In our application, very often we want the API to just return a table without any comments.
For instance, we need to make a query to OpenAI by the chat completion: “please return a table of all the countries in the world”. We expect to receive only the table without any comments. But sometimes, we still receive comments in the response.
We can try the GPT-4 Turbo. Does anyone know how to ensure receiving just a table? Could we reply on the newly introduced json format or function calling?
There’s a new JSON-mode capability (that I haven’t tried yet) that was just announced yesterday. JSON should be good enough. You can easily convert JSON objects to a table, as long as each JSON object has the same fields.
I’m not sure if you’re wanting CSV text, HTML, or an array of arrays, but regardless converting JSON to that stuff takes like 4 lines of code. It’s not a task for an LLM when you can do it in 4 lines of your own code, and do it more perfectly also.
Could you be more specific? JSON format is quite new, I don’t how to ask OpenAI to return a JSON of a table (rather than a JSON of a text having some tables and some comments).
If you are looking for an AI that won’t chat back at you, your go-to would be gpt-3.5-turbo-instruct. Being the only competent model that will continue after January 2024 that is not encouraged to chat or be ChatGPT, it’s purely an API developer’s processor.
Here the prompt followed by two carriage returns gets the green playground completion reply:
I know there is a JSON mode like response_format= { "type":"json_object" }. But returning a JSON does not mean it’s the JSON of a table, it could well be a JSON of a text having some tables and some comments.
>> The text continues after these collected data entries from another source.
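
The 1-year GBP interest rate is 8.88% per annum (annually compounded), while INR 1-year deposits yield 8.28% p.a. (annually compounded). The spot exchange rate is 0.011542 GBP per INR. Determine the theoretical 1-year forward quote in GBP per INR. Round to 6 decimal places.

0.011606

T = 1 year.
GBP growth factor: (1 + 0.0888)^1 = 1.088800.
INR growth factor: (1 + 0.0828)^1 = 1.082800.
Forward (GBP per INR) = 0.011542 × 1.088800 / 1.082800 = 0.01160596.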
wclayf, it’s kind of you to reply to my thread. But could you be more precise and give a comment which directly addresses my concern (i.e., table)?
In @_j 's approach above, replace the word “table” with “JSON array”, and replace the word “columns” with the word “properties”, and that will resolve your concerns if you indeed decide to go with JSON output, to build your table from.
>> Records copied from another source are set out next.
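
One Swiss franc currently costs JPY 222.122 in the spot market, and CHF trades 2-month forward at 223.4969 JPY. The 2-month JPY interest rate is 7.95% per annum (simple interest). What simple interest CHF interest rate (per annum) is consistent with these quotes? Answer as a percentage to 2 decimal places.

T = 2/12 years.
F/S = 223.4969/222.122 = 1.0061898 = (growth of JPY) / (growth of CHF).
The JPY side grows by 1 + 0.0795×2/12 = 1.013250.
Hence g_CHF = 1.0070168.
r = (1.0070168 − 1)/(2/12) = 0.042101 → 4.21%.

4.21%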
It’s easier to “machine parse” the output if it’s JSON, imo. But if you only want to display it in Markdown then @_j 's post generates that.
gpt-3.5-turbo-instruct only supports a tiny 4K of context, and a cutoff date of training data from 3 yrs ago.
GPT-4-turbo has data from 2023, massive context length, is a better AI, and has been specifically tuned to return structured data, if you set the type to JSON.